At the back of the Village’s warehouse, which was being set-up for a fundraising auction, ten people gathered around a make-shift table to brainstorm. The idea was to create a visually captivating map that would remind people that many neighborhood residents, for different reasons, were still not home. Some died. Some fled the storm, found new homes and did not intend to move back. Some wanted to come back but didn't have the resources. And others had returned to the area but could not reoccupy their homes in the Lower 9th.
Making a map of the U.S. would be easy enough and we had a pretty good idea of how people spread out after the storm, but the mural team wanted to embellish the artwork with more than just the facts. We scrounged around the warehouse and nearby alleyways for materials and inspiration.
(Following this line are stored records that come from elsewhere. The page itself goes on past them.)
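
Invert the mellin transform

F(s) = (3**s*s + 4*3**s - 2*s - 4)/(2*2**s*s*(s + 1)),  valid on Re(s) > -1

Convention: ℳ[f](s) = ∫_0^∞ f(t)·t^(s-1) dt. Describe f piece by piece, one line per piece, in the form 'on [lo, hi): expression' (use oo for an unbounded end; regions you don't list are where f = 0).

split f at 1/2: ℳ[f](s) collects 2 kernel integrals
on [0, 1/2) integrate f = t against the kernel
over [1/2, 3/2), the kernel integral of (2 - t) enters the sum

on [0, 1/2): t
on [1/2, 3/2): 2 - t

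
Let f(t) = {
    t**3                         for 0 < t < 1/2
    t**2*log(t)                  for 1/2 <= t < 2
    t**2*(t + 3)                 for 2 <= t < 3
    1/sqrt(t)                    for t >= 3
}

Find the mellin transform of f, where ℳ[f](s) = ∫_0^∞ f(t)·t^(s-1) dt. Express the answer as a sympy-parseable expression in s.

back out the shared t-power: t on [0, 1/2); log(t) on [1/2, 2); t + 3 on [2, 3); …
linearity at 1/2, 2, 3 turns ℳ[f](s) into 4 summed integrals
[0, 1/2) adds the kernel integral of t**3
segment [1/2, 2) carries t**2*log(t); integrate it
on [2, 3): add ∫ t**2*(t + 3)·t^(s-1) dt
on [3, ∞): add ∫ 1/sqrt(t)·t^(s-1) dt

(480*2**(2*s)*(1 - 2*s)*(s + 2)**2 + 96*2**(2*s)*(s + 2)*(s + 3)*(2*s - 1)*log(2) - 288*2**(2*s)*(s + 2)*(2*s - 1) - 96*2**(2*s)*(s + 3)*(2*s - 1) - 16*sqrt(3)*6**s*(s + 2)**2*(s + 3) + 1296*6**s*(s + 2)**2*(2*s - 1) + 648*6**s*(s + 2)*(2*s - 1) + 3*(s + 2)**2*(2*s - 1) + 6*(s + 2)*(s + 3)*(2*s - 1)*log(2) + 6*(s + 3)*(2*s - 1))/(24*2**s*(s + 2)**2*(s + 3)*(2*s - 1))
  -3 < Re(s) < 1/2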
Mack brought us a coil of telephone wire. Someone else found an old doorknob. Perfect. The doorknob, emblazoned with a Fleur-de-lis, was attached to the mural and became New Orleans. The telephone wire, after we stripped it down and divided its many intertwined colors, was tied from the door knob out towards cities where people took refuge, each color indicating a different predicament or intention - red for not coming home, yellow for wanting to come home, green for back in their home, and black for back in New Orleans but unable to to reoccupy their house. Five hours of painting and wire stretching later and the mural-map was finished and ready to be installed in front of the community center. But how would the greater neighborhood (people who didn’t frequent the Village) know about this effort?
Somehow we had to spread this small painting out into the streets where more people could see it. The next day, and my last on this visit, we used scraps of plywood and old roofing to reproduce details of the larger map.
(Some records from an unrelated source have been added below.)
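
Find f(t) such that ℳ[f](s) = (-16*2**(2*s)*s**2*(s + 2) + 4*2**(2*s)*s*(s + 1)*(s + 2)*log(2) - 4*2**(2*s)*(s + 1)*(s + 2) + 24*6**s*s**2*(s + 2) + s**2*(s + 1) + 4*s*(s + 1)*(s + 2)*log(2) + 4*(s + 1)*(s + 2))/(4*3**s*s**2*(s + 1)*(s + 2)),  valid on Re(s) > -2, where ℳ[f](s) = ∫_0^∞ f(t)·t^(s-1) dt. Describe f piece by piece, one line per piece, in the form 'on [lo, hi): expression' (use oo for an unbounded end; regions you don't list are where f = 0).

undo the common scale on t: t**2 on [0, 1/2); log(t) on [1/2, 2); 2*t on [2, 3)
along the cuts 1/3, 4/3, ℳ[f](s) splits into 3 integrals
the [0, 1/3) slice contributes ∫ 9*t**2/4·t^(s-1) dt
on [1/3, 4/3): add ∫ log(3*t/2)·t^(s-1) dt
over [4/3, 2), the kernel integral of 3*t enters the sum

on [0, 1/3): 9*t**2/4
on [1/3, 4/3): log(3*t/2)
on [4/3, 2): 3*t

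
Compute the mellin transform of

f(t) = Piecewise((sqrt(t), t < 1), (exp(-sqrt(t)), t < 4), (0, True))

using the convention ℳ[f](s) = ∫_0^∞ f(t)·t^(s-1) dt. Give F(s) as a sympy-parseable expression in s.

strip the power substitution: t on [0, 1); exp(-t) on [1, 2)
summing 2 kernel integrals split by 1 yields ℳ[f](s)
the [0, 1) slice contributes ∫ sqrt(t)·t^(s-1) dt
segment [1, 4) carries exp(-sqrt(t)); integrate it

2*((2*s + 1)*uppergamma(2*s, 1) - (2*s + 1)*uppergamma(2*s, 2) + 1)/(2*s + 1)
  Re(s) > -1/2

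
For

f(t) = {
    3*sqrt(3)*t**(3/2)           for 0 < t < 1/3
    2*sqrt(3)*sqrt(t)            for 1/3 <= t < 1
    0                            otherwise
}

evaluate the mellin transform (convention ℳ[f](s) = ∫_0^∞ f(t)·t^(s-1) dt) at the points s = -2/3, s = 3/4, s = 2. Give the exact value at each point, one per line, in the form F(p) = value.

reversing the common scale on t: t**(3/2) on [0, 1); 2*sqrt(t) on [1, 3)
along the cuts 1/3, ℳ[f](s) splits into 2 integrals
for t in [0, 1/3): the term is ∫ 3*sqrt(3)*t**(3/2)·t^(s-1)
for t in [1/3, 1): the term is ∫ 2*sqrt(3)*sqrt(t)·t^(s-1)

F(-2/3) = -12*sqrt(3) + 66*3**(2/3)/5
F(3/4) = -52*3**(1/4)/135 + 8*sqrt(3)/5
F(2) = -2/35 + 4*sqrt(3)/5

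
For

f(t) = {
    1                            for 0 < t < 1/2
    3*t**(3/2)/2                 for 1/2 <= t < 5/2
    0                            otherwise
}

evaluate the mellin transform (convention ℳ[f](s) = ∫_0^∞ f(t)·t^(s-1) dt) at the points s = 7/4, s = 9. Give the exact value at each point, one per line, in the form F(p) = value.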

When they were dry, our crew scattered out onto the nearby streets and hung, wired, and placed the panels on fences, old street signs, and abandoned buildings. Hopefully, the would be curious enough to catch people's attention and lead them to the Village.
Someone drove by and asked what we were doing and, after they heard our story, asked if they could have one of the paintings for their house. We followed him down the street to his house where this small portion of a map of the Katrina diaspora was hung carefully and with pride on the wall of the front porch. Other neighbors inquired about the brightly colored paintings, and within an hour or so all twenty small panels had found homes.
This little mural/map (and its satellites) of “Where’s Your Neighbor?” was just a beginning I told Mack. A lot more could be done, and now it appears it will be. Just the other day someone sent me this article. It looks like the New Orleans artist group NoLA Rising is proposing a giant mural with a reproduction of our little mural/map as its centerpiece.